In this research, an in-depth analysis was conducted on the peer review of documents authored by students at a Korean university to explore the connection between various peer feedback categories and student writing quality across different manuscript sections. The current study employed the categorization of peer feedback proposed by Gielen and De Wever (2015) to investigate the impact of these categories on writing performance in five distinct writing sections for both group and individual levels.

Additionally, this study offers valuable empirical evidence that highlights the varying effects of different types of comments on student writing. Notably, feedback categorised as “verification” is found to have correlation with student writing scores. These insights hold significance for educators and students. In terms of practical implications derived from our research, it is suggested that instructors may consider advising students to provide diverse forms of feedback across various manuscript sections in order to enhance the overall quality of their performance when engaging in online peer review.

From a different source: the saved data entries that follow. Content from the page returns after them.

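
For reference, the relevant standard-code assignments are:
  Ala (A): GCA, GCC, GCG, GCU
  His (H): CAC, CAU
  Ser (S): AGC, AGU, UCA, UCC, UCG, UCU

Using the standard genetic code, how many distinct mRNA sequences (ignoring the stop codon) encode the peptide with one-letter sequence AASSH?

Ala: 4 codons.
Ala: 4 codons.
Ser: 6 codons.
Ser: 6 codons.
His: 2 codons.
4 × 4 × 6 × 6 × 2 = 1152.

1152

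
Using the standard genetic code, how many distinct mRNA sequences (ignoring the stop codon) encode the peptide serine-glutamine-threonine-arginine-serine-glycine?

Ser: 6 codons.
Gln: 2 codons.
Thr: 4 codons.
Arg: 6 codons.
Ser: 6 codons.
Gly: 4 codons.
6 × 2 × 4 × 6 × 6 × 4 = 6912.

6912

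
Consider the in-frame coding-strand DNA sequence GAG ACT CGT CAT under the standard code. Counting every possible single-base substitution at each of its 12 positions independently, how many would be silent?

Codon 1 (GAG, Glu): 1 synonymous substitution.
Codon 2 (ACT, Thr): 3 synonymous substitutions.
Codon 3 (CGT, Arg): 3 synonymous substitutions.
Codon 4 (CAT, His): 1 synonymous substitution.
Total: 1 + 3 + 3 + 1 = 8.

8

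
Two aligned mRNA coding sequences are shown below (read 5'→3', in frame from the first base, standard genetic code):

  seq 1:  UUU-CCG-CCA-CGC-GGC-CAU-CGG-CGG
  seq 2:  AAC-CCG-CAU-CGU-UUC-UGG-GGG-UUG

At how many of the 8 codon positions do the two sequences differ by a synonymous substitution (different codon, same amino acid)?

Codon 1: UUU Phe / AAC Asn — nonsynonymous.
Codon 2: CCG Pro / CCG Pro — identical.
Codon 3: CCA Pro / CAU His — nonsynonymous.
Codon 4: CGC Arg / CGU Arg — synonymous.
Codon 5: GGC Gly / UUC Phe — nonsynonymous.
Codon 6: CAU His / UGG Trp — nonsynonymous.
Codon 7: CGG Arg / GGG Gly — nonsynonymous.
Codon 8: CGG Arg / UUG Leu — nonsynonymous.
Synonymous differences: 1.

1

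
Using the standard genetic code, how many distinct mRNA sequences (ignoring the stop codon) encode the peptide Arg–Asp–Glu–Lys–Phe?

96

Arg: 6 codons.
Asp: 2 codons.
Glu: 2 codons.
Lys: 2 codons.
Phe: 2 codons.
6 × 2 × 2 × 2 × 2 = 96.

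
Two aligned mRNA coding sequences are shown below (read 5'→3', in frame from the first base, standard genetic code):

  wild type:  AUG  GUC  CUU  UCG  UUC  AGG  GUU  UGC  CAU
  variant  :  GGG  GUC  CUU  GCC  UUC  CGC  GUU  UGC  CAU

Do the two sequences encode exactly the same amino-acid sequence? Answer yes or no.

no

Codon 1: AUG Met / GGG Gly — nonsynonymous.
Codon 2: GUC Val / GUC Val — identical.
Codon 3: CUU Leu / CUU Leu — identical.
Codon 4: UCG Ser / GCC Ala — nonsynonymous.
Codon 5: UUC Phe / UUC Phe — identical.
Codon 6: AGG Arg / CGC Arg — synonymous.
Codon 7: GUU Val / GUU Val — identical.
Codon 8: UGC Cys / UGC Cys — identical.
Codon 9: CAU His / CAU His — identical.
Nonsynonymous differences: 2 → different protein.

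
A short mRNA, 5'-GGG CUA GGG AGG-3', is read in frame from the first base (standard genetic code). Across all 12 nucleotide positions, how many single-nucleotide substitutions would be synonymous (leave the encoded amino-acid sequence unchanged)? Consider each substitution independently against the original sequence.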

Although this study fills some of the gaps in the research regarding the relationship between feedback categories and student writing performance, there are several inherent limitations. First, the sample size of the current study was small. While the results of this study point to the potential for optimising types of feedback, future studies should involve more participants to ensure more adequate power to test hypotheses. In addition, the study did not employ a pretest-posttest design; hence, it could not include student writing performance before feedback, which may impact the validity of the results. Furthermore, due to the way the class was taught, the current study explored this impact through five separate writing sections across time rather than examining it through a complete writing containing all five sections, which may have impacted the validity of the results. In order to improve the reliability and generalizability of the findings, future studies could include such a design. In addition, associations between peer feedback types and academic writing performance may exist but could be dependent on the manuscript section and cultural context, and further research is necessary in this direction.

However, the current findings suggest that offering comments is a valuable tool during online peer editing. Therefore, the authors recommend further research to develop a systematic approach to enhance the role of peer review. Such an approach would have great potential to enable students to extract and reflect on the numerous pieces of information from peer feedback to be able to improve their own writing performance.